なんか急にアメリカ熱が冷めて……、日本人として生まれた以上、この〝日本ならではの繊細なクリエイティブ力〟から新しいパフォーミング・アーツ文化をつくることに人生を捧げよう……って考えだすようになりました。
――確かにエヴァは〝以前・以後〟と言われるぐらいにシーン内外に影響を及ぼしましたね。
工藤:『Legend Tokyo』の根幹でもある〝日本独自のクリエイティブ力を広める〟というコンセプトは、まさにエヴァの影響。ただ、改めて振り返ってみると自分の人生の中で、そう想うようになったトリガーがいくつかあったんです。
けいたん:どんなことがあったんですか?
工藤:ジャストビーを始める前はバックパッカーとしていろんな国を旅してたんだけど、例えば東南アジアの田舎で子供たちが日本人の僕を見つけると〝かめはめ波〟の真似をしてくるんですよね。
1 番衝撃だったのでは、アイット・ベン・ハドゥというサハラ砂漠の集落に行った時、子供が描いた絵をみせてくれて、それがクリリンだった。思わず「クリリンのことか──っ!!!!」って叫んじゃいました(笑)。

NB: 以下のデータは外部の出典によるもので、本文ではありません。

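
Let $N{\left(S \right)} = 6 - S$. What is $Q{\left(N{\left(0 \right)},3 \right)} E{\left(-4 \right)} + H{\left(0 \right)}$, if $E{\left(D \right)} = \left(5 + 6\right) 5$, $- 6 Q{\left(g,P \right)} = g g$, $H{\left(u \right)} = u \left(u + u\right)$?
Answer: $-330$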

――まさに海外の隅々まで「ドラゴンボール」は子供たちに広まっていたんですね!
工藤:マジで鳥山明はシェイクスピアに並んで後世に残る人だって思いました! 日本のアニメって本当に世界的な創作文化って実感したし、だから『Legend Tokyo』でも、そのように〝日本のダンス作品を、アニメ・マンガ・ゲームみたいに世界に誇る文化にしていきたい〟ってずっと発信し続けていました。
日本のアニソンで踊るのが最先端でイケている!?
工藤:現に僕はエヴァンゲリオンをみて人生が変わったけど、周りをみわたしても「スラムダンク」でバスケを始めた人や、理工学界が本物のガンダムをつくろうとしたりとか、アニメやマンガって、まさに今この時代を生きる日本人の〝魂〟というか、価値観や人生そのものをつくっているって思うんだよね。
けいたん:いや、日本人だけじゃなくて、世界中の人たちに影響を与えていますよ。それこそ、ヨーロッパのサッカー選手は「キャプテン翼」でサッカー始めたっていう人も多いって聞くし。
――けいたんさんはよく海外にも呼ばれているようですが……、今の世界ではアニメとダンスってどんな感じなんですか?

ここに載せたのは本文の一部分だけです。